Monday, July 9, 2012

Thirsting to Fly

Jeanette Winter's observation of lovers as quoted from her work The Passion is a sensual display of observation by a third party who happens to be a poetic prose type writer-thinker. She paints a vivid word picture of the nervous stage fright of a type of new lovers just meeting passion/lust. She does accurately report how many express the delighted terror of the new encounter with sexual opportunity just met - the "3 F phenomenon" of fight, flight or f*ck. Alas, too many never advance from this stage into an ever growing mature love & passion but rather become addicted or stuck in believing that this is all there is. Then when this fleeting, untamed, somewhat unpredictable spark is over, they go on to look for the next spark without even trying to build a long-lasting bonfire.

For me, the initial meeting with someone expressing sexual interest in me has felt like an attack. The delighted terror has had heavy emphasis on the terror part and little of the delight. I had been terrorized daily from the beginning of my life well into adulthood while also being "taught" to be a "good girl" at all costs or meet my destruction... as if I was not facing my destruction daily...  and so I married, have a son, faithfully dead ever since... except the inner me kept growing....

Something untamed, wild, almost fae within me thirsted to fly, knew there was more & that I was more than all I was going through. My search for my own wholeness, my own wisdom, my own "me" has been a costly way with a long way still to go. But, fly I most certainly do. Imagination is a powerful path. Dreams can be made realer flitter by impish flitter, hard work by hard work, one step at a time. Unimaginable pain can be endured if the inward vision sees the dream possible. Impossible things happen every day. Fly with me please.
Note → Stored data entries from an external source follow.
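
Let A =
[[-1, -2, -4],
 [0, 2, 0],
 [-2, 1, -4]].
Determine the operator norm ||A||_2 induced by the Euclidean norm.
||A||_2 ≈ 6.0878 (= sqrt(largest eigenvalue of A^T A))

||A||_2 = sigma_max(A) = sqrt(lambda_max(A^T A)). Form the symmetric matrix M = A^T A =
[[5, 0, 12],
 [0, 9, 4],
 [12, 4, 32]].
Its characteristic polynomial (trace, sum of principal 2x2 minors, determinant of M give the coefficients) is
  p(λ) = det(λ I - M) = λ^3 - 46λ^2 + 333λ - 64.
No integer candidate from the rational root theorem (±divisors of 64) is a root, so the roots are irrational. The cubic discriminant is Δ = 79554704 > 0, so there are three distinct real roots. p(0) = -64 and p(1) = 224 have opposite signs, so a root lies in (0, 1); Newton's method refines it to λ ≈ 0.1976. p(8) = 168 and p(9) = -64 have opposite signs, so a root lies in (8, 9); Newton's method refines it to λ ≈ 8.7409. p(37) = -64 and p(38) = 1038 have opposite signs, so a root lies in (37, 38); Newton's method refines it to λ ≈ 37.0615. Check (Vieta): the three roots sum to 46, matching tr M = 46.
So the eigenvalues of A^T A are ≈ 0.1976, 8.7409, 37.0615 (all ≥ 0, as they must be for A^T A). The largest is λ_max ≈ 37.0615, hence ||A||_2 = sqrt(λ_max) ≈ 6.0878.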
“Lovers are not at their best when it matters. Mouths dry up, palms sweat, conversation flags and all the time the heart is threatening to fly from the body once and for all. Lovers have been known to have heart attacks. Lovers drink too much from nervousness and cannot perform. They eat too little and faint during their fervently wished consummation. They do not stroke the favoured cat and their face-paint comes loose. This is not all. Whatever you have set store by, your dress, your dinner, your poetry, will go wrong.

How is it that one day life is orderly and you are content, a little cynical perhaps, but on the whole just so, and then without warning you find the solid floor is a trapdoor and you are now in another place whose geography is uncertain and whose customs are strange?

Travellers at least have a choice. Those who set sail know that things will not be the same as at home. Explorers are prepared. But for us, who travel along the blood vessels, who come to the cities of the interior by chance, there is no preparation. We who were fluent find life is a foreign language. Somewhere between the swamp and the mountains. Somewhere between fear and sex. Somewhere between God and the Devil passion is and the way there is sudden and the way back is worse.”